My story from child in care to social worker

It was interesting to read of the Howard League’s work on challenging the criminalisation of children in the residential care system, bringing back many childhood memories as a child in care in the ’50s and ’60s and during many years as a social worker.

I recall spending several years as a small child in a children’s home with five other boys, all but one older and bigger than me. Discipline in the home was harsh and any behaviour which upset the staff would result in a good hiding. Complaints were out of the question. I was once told “You tell them if you want, who do you think they’d believe, me or you?”. Nobody ever complained. Also, if we were to get moved from the home, we knew would be sent to the notorious remand home for ‘naughty boys’ and the tales of what happened to boys there were enough to keep us on the straight and narrow. Or at least … to stop us getting caught. As small kids in care, we were not averse to the odd bit of shoplifting and petty theft. Most of us stopped as we grew older. Most of us did not get caught. Those who did risked being moved to the ‘remand home’ where the discipline was ever harsher and the risk of getting involved in more serious crime in later life was increased.

I learned two lessons in that children’s home. One was that the difference between some kids whose care career led them into the criminal justice system and the rest of us was that they got caught – we didn’t. Once labelled as criminal, the system nudged you towards becoming more involved in crime.

The other lesson was that harsh, indeed abusive, discipline did not prevent the kids becoming involved in criminal behaviour. It just made them craftier to ensure they weren’t caught.

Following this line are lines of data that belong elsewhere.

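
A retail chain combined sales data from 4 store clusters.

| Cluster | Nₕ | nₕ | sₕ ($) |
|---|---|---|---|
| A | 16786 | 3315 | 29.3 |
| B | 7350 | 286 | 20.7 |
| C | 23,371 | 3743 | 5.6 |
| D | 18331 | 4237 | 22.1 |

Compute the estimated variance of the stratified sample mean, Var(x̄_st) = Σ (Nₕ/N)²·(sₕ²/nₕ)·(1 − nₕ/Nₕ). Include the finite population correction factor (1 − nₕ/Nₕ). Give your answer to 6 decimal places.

0.039213

N = 65838; Wₕ = Nₕ/N.
cluster A: (16786/65838)²·29.3²/3315·(1 − 3315/16786) = 0.013509694
cluster B: (7350/65838)²·20.7²/286·(1 − 286/7350) = 0.017945660
cluster C: (23371/65838)²·5.6²/3743·(1 − 3743/23371) = 0.000886658
cluster D: (18331/65838)²·22.1²/4237·(1 − 4237/18331) = 0.006870578
Sum = 0.039212589 → 0.039213.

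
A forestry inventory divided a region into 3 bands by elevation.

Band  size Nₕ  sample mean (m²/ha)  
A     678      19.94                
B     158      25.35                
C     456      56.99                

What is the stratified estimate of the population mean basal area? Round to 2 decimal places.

x̄_st = (Σ Nₕx̄ₕ) / (Σ Nₕ) = (678·19.94 + 158·25.35 + 456·56.99) / 1292
= 43512.06 / 1292 = 33.6781... → 33.68.

33.68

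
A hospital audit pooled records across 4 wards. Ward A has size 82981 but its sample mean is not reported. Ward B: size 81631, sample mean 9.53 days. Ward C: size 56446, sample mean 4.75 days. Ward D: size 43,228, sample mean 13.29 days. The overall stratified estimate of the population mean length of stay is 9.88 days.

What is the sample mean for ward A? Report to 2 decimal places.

Σ Nₕx̄ₕ = N·μ, so 82981·x̄_A = 264286·9.88 − (81631·9.53 + 56446·4.75 + 43228·13.29).
= 2611145.68 − 1620562.05 = 990583.63.
x̄_A = 990583.63 / 82981 = 11.9375... → 11.94.

11.94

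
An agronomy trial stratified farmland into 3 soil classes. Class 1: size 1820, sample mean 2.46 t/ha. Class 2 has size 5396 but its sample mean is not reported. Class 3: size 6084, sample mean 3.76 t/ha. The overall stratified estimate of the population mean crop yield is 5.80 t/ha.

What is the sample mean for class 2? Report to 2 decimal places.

9.23

Σ Nₕx̄ₕ = N·μ, so 5396·x̄_2 = 13300·5.80 − (1820·2.46 + 6084·3.76).
= 77140 − 27353.04 = 49786.96.
x̄_2 = 49786.96 / 5396 = 9.2266... → 9.23.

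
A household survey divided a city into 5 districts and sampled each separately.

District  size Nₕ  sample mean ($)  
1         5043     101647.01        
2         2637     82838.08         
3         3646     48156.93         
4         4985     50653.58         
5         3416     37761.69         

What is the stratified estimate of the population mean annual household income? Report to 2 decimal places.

65297.92

N = 19727; weights Wₕ = Nₕ/N = (0.2556, 0.1337, 0.1848, 0.2527, 0.1732).
x̄_st = Σ Wₕ·x̄ₕ = 0.2556·101647.01 + 0.1337·82838.08 + 0.1848·48156.93 + 0.2527·50653.58 + 0.1732·37761.69 ≈ 65297.9208...
→ 65297.92.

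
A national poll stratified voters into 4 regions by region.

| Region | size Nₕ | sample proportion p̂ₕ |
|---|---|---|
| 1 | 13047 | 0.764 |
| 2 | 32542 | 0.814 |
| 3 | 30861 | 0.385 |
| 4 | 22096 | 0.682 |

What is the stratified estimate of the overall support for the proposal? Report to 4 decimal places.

Wₕ = Nₕ/N with N = 98546: 0.1324, 0.3302, 0.3132, 0.2242.
p̂_st = 0.1324·0.764 + 0.3302·0.814 + 0.3132·0.385 + 0.2242·0.682 ≈ 0.643436... → 0.6434.

0.6434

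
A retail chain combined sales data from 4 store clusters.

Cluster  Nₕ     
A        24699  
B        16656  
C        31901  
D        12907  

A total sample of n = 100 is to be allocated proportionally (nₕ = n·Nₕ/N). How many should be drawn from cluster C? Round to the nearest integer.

Share of cluster C = 31901/86163 = 0.37024.
Allocate 100 × 0.37024 = 37.024... → 37.

37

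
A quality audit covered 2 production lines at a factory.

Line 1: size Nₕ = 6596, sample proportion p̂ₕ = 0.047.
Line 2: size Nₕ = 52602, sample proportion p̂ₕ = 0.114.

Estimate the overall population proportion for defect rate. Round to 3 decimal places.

Wₕ = Nₕ/N with N = 59198: 0.1114, 0.8886.
p̂_st = 0.1114·0.047 + 0.8886·0.114 ≈ 0.10653... → 0.107.

0.107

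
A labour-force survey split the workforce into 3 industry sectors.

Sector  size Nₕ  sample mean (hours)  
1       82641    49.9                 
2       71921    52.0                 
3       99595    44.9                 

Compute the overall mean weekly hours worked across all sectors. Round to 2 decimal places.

48.53

N = 82641 + 71921 + 99595 = 254157.
Weight each subgroup mean by Nₕ/N and sum.
Σ Nₕx̄ₕ = 82641·49.9 + 71921·52.0 + 99595·44.9 = 4123785.9 + 3739892 + 4471815.5 = 12335493.4.
Divide by N: 12335493.4 / 254157 = 48.5349... → 48.53.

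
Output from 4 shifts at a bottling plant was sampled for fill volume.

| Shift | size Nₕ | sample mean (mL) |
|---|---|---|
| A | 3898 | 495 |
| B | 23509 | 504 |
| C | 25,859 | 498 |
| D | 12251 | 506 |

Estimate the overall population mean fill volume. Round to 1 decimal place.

501.5

x̄_st = (Σ Nₕx̄ₕ) / (Σ Nₕ) = (3898·495 + 23509·504 + 25859·498 + 12251·506) / 65517
= 32854834 / 65517 = 501.470... → 501.5.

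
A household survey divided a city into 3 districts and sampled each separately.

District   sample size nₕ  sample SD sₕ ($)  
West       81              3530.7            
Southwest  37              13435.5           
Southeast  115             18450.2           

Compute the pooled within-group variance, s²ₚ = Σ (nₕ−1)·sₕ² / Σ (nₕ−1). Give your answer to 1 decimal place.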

Decades later, my work involved me visiting children’s homes across the country. Most were homes that accommodated teenagers. Although many of the homes I visited were deep in rural England, young people all appeared to come from the big cities many miles away. Few if any of the kids I spoke with had chosen to come to the homes from a choice of options or been able to visit before admission. Contact with important others, loved ones, friends and their own community suddenly became very difficult to maintain, and social workers could be very difficult to contact. This could be an immediate source of stress to young people.

For many young people, starting at a new school in a strange environment, where most children knew each other already, and where they are easily identified by their different accent or appearance, and unfamiliar with the curriculum, could be a daunting isolating experience even if they could gain a place, so many might go to the children’s home’s own school instead, further separating them from community life. These stresses are potentially built in by the circumstances before the child has even begun to navigate their new placement.

The cost of not having positive relationships with children can be very high

Residential work can be deeply fulfilling, but it is not given appropriate status, recognition or reward, and many staff rely on sleeping in payments to improve their low wages. Long hours can easily result in exhausted staff. Unless extra payments can be negotiated to improve staffing to support individual children, staffing levels tend to reflect the minimum staffing levels required by Ofsted.

The need for staff to develop positive relationships with children very quickly is one of the unsung residential skills and many staff can do this remarkably well. However, the cost of not having such positive relationships with children can be very high. Managing incidents of angry and potentially aggressive behaviour from young people towards staff or each other call for highly developed interpersonal skills and control of the immediate environment. Such skills take time and training to develop, a luxury that many inexperienced staff do not have.

The use of restraint on a child by staff must be a last resort when there is an immediate threat to the safety of the child or others. By any recognised methods of safe restraint for an adolescent, the minimum number of staff required to restrain safely would be three. If there were other children in the house at the time, they would need to be supported and supervised. That would require four staff to be available on site at the point at which restraint was required.

However, it would be unusual to have four staff on duty in a small children’s home. More likely there would be a more senior member of staff on call from home or another establishment. In the event of a crisis, a member of staff would need to remove themselves from child contact and phone the “on call” support. This could conceivably result in only one member of staff supervising children at a time of crisis.

We need a fundamental review of how care is delivered

So, we potentially have a cocktail of disaffected young people who are living in a place where they don’t wish to be and who feel potentially alienated and ignored. Add to that staff who are ill-equipped and under-supported to manage challenging situations without immediate on-site management support. Result? Staff feel unsafe in situations that would not raise an eyebrow in a domestic situation and call the police when they feel threatened. It is only a matter of time until young people are charged with an offence by police – and criminalisation begins.

It is not enough to have protocols with the local police and providers to avoid criminalisation of children in care. We need a fundamental review of how care is delivered that reflects the needs and well-being of the young people and those who care for them.

Ian Dickson is a retired care experienced social worker with a background in residential care with adolescent young people and regulation. He is a member of the team organising the conference for care experienced people (“CareExpConf”) in Liverpool this year.